In einem Beispiel zitiert Dorner den ungezügelten Gebrauch des »N-Wortes«, also des Schimpfwortes »Nigger«, durch einen seiner Polizeikollegen, mit dem er und acht weitere Kollegen in einem Kleinbus saßen. Er machte dem Kollegen klar, daß es für ihn inakzeptabel sei, auch wenn er mit dem Wort eine nicht anwesende Person belegte. Der Kollege wiederholte das Wort jedoch noch einmal und sagte dazu: »Ich sage es, wann ich will!«. Da ging Dorner dem Missetäter an den Kragen und drückte ihm einen Moment die Kehle zu. Als der Vorfall Vorgesetzten gemeldet wurde, wollte mit einer Ausnahme keiner der anderen Polizisten, die mit im Bus gesessen hatten, den Gebrauch des Schimpfwortes gehört haben.
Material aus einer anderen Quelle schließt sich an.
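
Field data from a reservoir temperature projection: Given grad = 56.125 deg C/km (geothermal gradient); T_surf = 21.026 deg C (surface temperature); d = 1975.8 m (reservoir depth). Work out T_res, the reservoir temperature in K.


T_res = T_surf + grad * d / 1000
T_res = 21.026 + 56.125 * 1975.8 / 1000
T_res = 131.9178 deg C
Convert to K: 131.9178 + 273.15 = 405.07 K
T_res = 405.07 K


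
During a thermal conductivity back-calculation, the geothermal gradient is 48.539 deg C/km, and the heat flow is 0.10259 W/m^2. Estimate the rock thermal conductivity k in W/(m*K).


k = q / (grad / 1000)
k = 0.10259 / (48.539 / 1000)
k = 2.1136 W/(m*K)


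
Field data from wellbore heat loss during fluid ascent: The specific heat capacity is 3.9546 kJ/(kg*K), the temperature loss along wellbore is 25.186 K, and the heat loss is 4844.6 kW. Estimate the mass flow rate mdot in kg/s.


mdot = Q_loss / (cp * dT)
mdot = 4844.6 / (3.9546 * 25.186)
mdot = 48.640 kg/s


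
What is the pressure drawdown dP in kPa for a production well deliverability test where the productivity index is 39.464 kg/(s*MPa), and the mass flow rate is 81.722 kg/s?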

Dorners Text gibt einen Einblick in das Innenleben des LAPD und, was noch wichtiger ist, in die Funktionsweise der Medien. Dorner forderte wiederholt die Journalisten dazu auf, seine Vorwürfe gegen das LAPD zu untersuchen. Aber vier Wochen nach seinem Tod ist kaum noch damit zu rechnen. Das ist jetzt schon wieder »Schnee von gestern«.